- Renal cortical scintigraphy image functional renal tissue and provide useful morphologic information
- 99mTc-DMSA and 99mTc-GH (glucoheptonate)
- Retained in the proximal tubules for a prolonged time after injection
- DMSA is commonly used due to higher retention (30% vs 5-10% of GH)
Indications:
- Acute pyelonephritis
- Cortical scarring
- Relative functioning renal mass
- Solitary or ectopic renal tissue (pelvic kidney)
- Horseshoe kidney
- To differentiate prominent column of Bertin from true mass
Tc99m DMSA
- Dimercaptosuccinic acid
- 40-50% of injected dose localizes in the cortex in PCT
- Imaging is done after 2-3 hours to allow time for slow background clearance
- Diseases affecting proximal tubules like renal tubular acidosis and Fanconi’s syndrome and nephrotoxic drugs like Cisplatin and Gentamicin inhibit DMSA uptake
- Dose – Children: 50 µCi/kg (minimum 0.6 mCi), Adult: 5 mCi
Procedure:
- Inject DMSA intravenously and acquire images after 2 hours
- Void before starting
- Acquire parallel hole collimater images in supine position for 500k counts or use fixed time of 5-10 mins/view in posterior and posterior oblique (30˚ - 35˚) views on 128 × 128 or 256 × 256 matrix
- Pinhole images acquire for 100k counts. Pinhole collimator provides magnification and improved resolution, allows detection of smaller cortical defects
- Horseshoe and pelvic kidneys are imaged anteriorly
- Quantify function as geometric mean
- Advise to maintain hydration and frequent bladder emptying after imaging to minimise radiation dose to kidneys and bladder
Interpretation:
- Normally homogenous distribution throughout cortex
- Upper poles may appear less intense due to splenic impression, fetal lobulation, attenuation from liver and spleen
- Areas of cortical tubular dysfunction from infection or scar present as cortical defects
- Infection may present as single or multifocal ill-defined defect – reduced or absent localization of tracer with indistinct margins that do not deform renal contour
- Scars have localized, sharp margins and may occur in a small kidney. Scarring can manifest as cortical thinning, flattening or an ovoid or wedge-shaped defect
- In a/c pyelonephritis, serial scans may be useful to assess extend of recovery (wait for 6 months after a/c infection)
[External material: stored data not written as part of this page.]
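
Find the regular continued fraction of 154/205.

[0; 1, 3, 51]

Run the Euclidean algorithm on 154 and 205; the successive quotients are the partial quotients a_0, a_1, ... (each step inverts the fractional part left over by the previous one):
  154 = 0*205 + 154, so a_0 = 0.
  205 = 1*154 + 51, so a_1 = 1.
  154 = 3*51 + 1, so a_2 = 3.
  51 = 51*1 + 0, so a_3 = 51.
The remainder reaches 0 after 4 divisions, so the expansion has 4 partial quotients, read off in order.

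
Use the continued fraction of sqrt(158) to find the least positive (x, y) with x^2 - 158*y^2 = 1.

(x, y) = (7743, 616)

First expand sqrt(158) as a continued fraction. With x_i = (sqrt(158) + m_i)/d_i and (m_0, d_0) = (0, 1): a_0 = floor(sqrt(158)) = 12, since 12^2 = 144 <= 158 < 169 = 13^2.
Iterate m_{i+1} = d_i*a_i - m_i, d_{i+1} = (158 - m_{i+1}^2)/d_i, a_{i+1} = floor((a_0 + m_{i+1})/d_{i+1}):
  m_1 = 1*12 - 0 = 12, d_1 = (158 - 12^2)/1 = 14/1 = 14, a_1 = floor((12 + 12)/14) = 1.
  m_2 = 14*1 - 12 = 2, d_2 = (158 - 2^2)/14 = 154/14 = 11, a_2 = floor((12 + 2)/11) = 1.
  m_3 = 11*1 - 2 = 9, d_3 = (158 - 9^2)/11 = 77/11 = 7, a_3 = floor((12 + 9)/7) = 3.
  m_4 = 7*3 - 9 = 12, d_4 = (158 - 12^2)/7 = 14/7 = 2, a_4 = floor((12 + 12)/2) = 12.
  m_5 = 2*12 - 12 = 12, d_5 = (158 - 12^2)/2 = 14/2 = 7, a_5 = floor((12 + 12)/7) = 3.
  m_6 = 7*3 - 12 = 9, d_6 = (158 - 9^2)/7 = 77/7 = 11, a_6 = floor((12 + 9)/11) = 1.
  m_7 = 11*1 - 9 = 2, d_7 = (158 - 2^2)/11 = 154/11 = 14, a_7 = floor((12 + 2)/14) = 1.
  m_8 = 14*1 - 2 = 12, d_8 = (158 - 12^2)/14 = 14/14 = 1, a_8 = floor((12 + 12)/1) = 24.
  m_9 = 1*24 - 12 = 12, d_9 = (158 - 12^2)/1 = 14/1 = 14: (m_9, d_9) = (m_1, d_1) = (12, 14), so from here the quotients repeat a_1, ..., a_8; the period length is 8.
So sqrt(158) = [12; (1, 1, 3, 12, 3, 1, 1, 24)] with period length k = 8.
k is even, so the fundamental solution of x^2 - 158y^2 = 1 is (p_{k-1}, q_{k-1}) = (p_7, q_7); compute convergents through index 7.
Convergents (p_i = a_i*p_{i-1} + p_{i-2}, q_i = a_i*q_{i-1} + q_{i-2} with p_{-2}=0, p_{-1}=1, q_{-2}=1, q_{-1}=0):
  i=0: a_0=12, p_0 = 12*1 + 0 = 12, q_0 = 12*0 + 1 = 1.
  i=1: a_1=1, p_1 = 1*12 + 1 = 13, q_1 = 1*1 + 0 = 1.
  i=2: a_2=1, p_2 = 1*13 + 12 = 25, q_2 = 1*1 + 1 = 2.
  i=3: a_3=3, p_3 = 3*25 + 13 = 88, q_3 = 3*2 + 1 = 7.
  i=4: a_4=12, p_4 = 12*88 + 25 = 1081, q_4 = 12*7 + 2 = 86.
  i=5: a_5=3, p_5 = 3*1081 + 88 = 3331, q_5 = 3*86 + 7 = 265.
  i=6: a_6=1, p_6 = 1*3331 + 1081 = 4412, q_6 = 1*265 + 86 = 351.
  i=7: a_7=1, p_7 = 1*4412 + 3331 = 7743, q_7 = 1*351 + 265 = 616.
Check: 7743^2 - 158*616^2 = 59954049 - 59954048 = 1, so (x, y) = (7743, 616) solves the equation, and by the theorem it is the least positive solution.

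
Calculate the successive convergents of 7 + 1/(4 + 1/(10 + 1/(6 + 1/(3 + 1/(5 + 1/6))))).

7/1, 29/4, 297/41, 1811/250, 5730/791, 30461/4205, 188496/26021

Using the convergent recurrence p_i = a_i*p_{i-1} + p_{i-2}, q_i = a_i*q_{i-1} + q_{i-2} with p_{-2}=0, p_{-1}=1, q_{-2}=1, q_{-1}=0:
  i=0: a_0=7, p_0 = 7*1 + 0 = 7, q_0 = 7*0 + 1 = 1.
  i=1: a_1=4, p_1 = 4*7 + 1 = 29, q_1 = 4*1 + 0 = 4.
  i=2: a_2=10, p_2 = 10*29 + 7 = 297, q_2 = 10*4 + 1 = 41.
  i=3: a_3=6, p_3 = 6*297 + 29 = 1811, q_3 = 6*41 + 4 = 250.
  i=4: a_4=3, p_4 = 3*1811 + 297 = 5730, q_4 = 3*250 + 41 = 791.
  i=5: a_5=5, p_5 = 5*5730 + 1811 = 30461, q_5 = 5*791 + 250 = 4205.
  i=6: a_6=6, p_6 = 6*30461 + 5730 = 188496, q_6 = 6*4205 + 791 = 26021.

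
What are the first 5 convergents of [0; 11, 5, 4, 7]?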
- Defect persisting after 6 months should be considered chronic scar
- Tracer uptake is seen in column of Bertin but not in a mass
Source of error
- Flattening of superolateral aspect of left kidney may be attributed to splenic impression.
- Exaggerated contrast between intervening parenchyma and renal poles suggest erroneously bipolar hypoactivity.
- Air introduced into the reaction vial can degrade the DMSA complex resulting in decreased renal uptake and increased hepatic and background activity.